Polisi Mampang Buka Posko Bantu Warga Urus Dokumen Hilang Akibat Kebakaran

Advertisement

JAKARTA – Kepolisian Sektor (Polsek) Mampang Prapatan, Jakarta Selatan, mendirikan posko bantuan bagi warga yang terdampak kebakaran di Jalan Bangka III. Posko ini bertujuan memudahkan warga mengurus dokumen-dokumen penting yang hangus terbakar tanpa harus mendatangi kantor polsek.

Pelayanan Dokumen Gratis

Kapolsek Mampang Prapatan Kompol Wahid Key menyatakan bahwa posko tersebut berlokasi langsung di area kebakaran. “Posko ada di lokasi kebakaran, jadi tidak perlu ke Polsek. Ini bentuk kepedulian Polsek Mampang untuk memudahkan korban kebakaran,” ujar Kompol Wahid Key, Selasa (10/2/2026). Ia menegaskan bahwa pelayanan pengurusan dokumen yang hilang, seperti kartu ATM, buku tabungan, buku nikah, surat gadai, STNK, hingga ijazah, tidak akan dikenakan biaya alias gratis.

Peninjauan lokasi kebakaran di Jalan Bangka III RT 014 RW 002, Kelurahan Pela Mampang, Kecamatan Mampang Prapatan, Jakarta Selatan, telah dilakukan oleh Kapolsek Mampang Prapatan bersama Dewan Kota Administrasi Jaksel, Ahmad Kurtubi, dan Camat Mampang Prapatan, Jazuri. Kebakaran tersebut dilaporkan berdampak pada 16 rumah yang dihuni oleh 50 jiwa dari 22 keluarga.

Bantuan Berbagai Pihak

Warga yang terdampak kebakaran kini mengungsi di halaman Masjid At-Taqwa, Jalan Bangka III. Unsur TNI-Polri bersama Pemerintah Kota Jakarta Selatan turut menyalurkan bantuan kepada para korban. Bantuan juga datang dari BPBD DKI Jakarta, warga, Dinas Sosial DKI Jakarta, pengurus Masjid At-Taqwa, pengurus RT, hingga PKK. Donasi yang diberikan meliputi makanan dan minuman, kasur lipat, matras, selimut, alat mandi, tas sekolah, sepatu dan seragam sekolah, serta pakaian layak pakai.

Advertisement

Kronologi dan Penyebab Kebakaran

Peristiwa kebakaran ini dilaporkan terjadi pada pukul 04.39 WIB. Petugas pemadam kebakaran mulai melakukan pemadaman di Tempat Kejadian Perkara (TKP) sejak pukul 04.48 WIB. Dugaan sementara, penyebab kebakaran adalah masalah kelistrikan. Kepala Suku Dinas Penanggulangan Kebakaran dan Penyelamatan (Gulkarmat) Jaksel, Asril Rizal, menyatakan bahwa “Dugaan penyebab fenomena listrik,” pada Selasa (10/2).

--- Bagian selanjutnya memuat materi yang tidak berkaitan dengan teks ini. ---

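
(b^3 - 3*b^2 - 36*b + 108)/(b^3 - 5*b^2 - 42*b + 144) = (b - 6)/(b - 8)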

Sebanyak 19 unit mobil pemadam kebakaran dengan 91 personel dikerahkan ke lokasi. Proses pemadaman berlangsung lebih dari tiga jam, dengan fase pendinginan memakan waktu terlama sejak pukul 06.30 WIB. Pemadaman dinyatakan selesai pada pukul 07.55 WIB. Luas area yang terbakar diperkirakan mencapai 875 meter persegi. Insiden ini tidak menimbulkan korban jiwa, namun diperkirakan menyebabkan kerugian material sekitar Rp 2,93 miliar.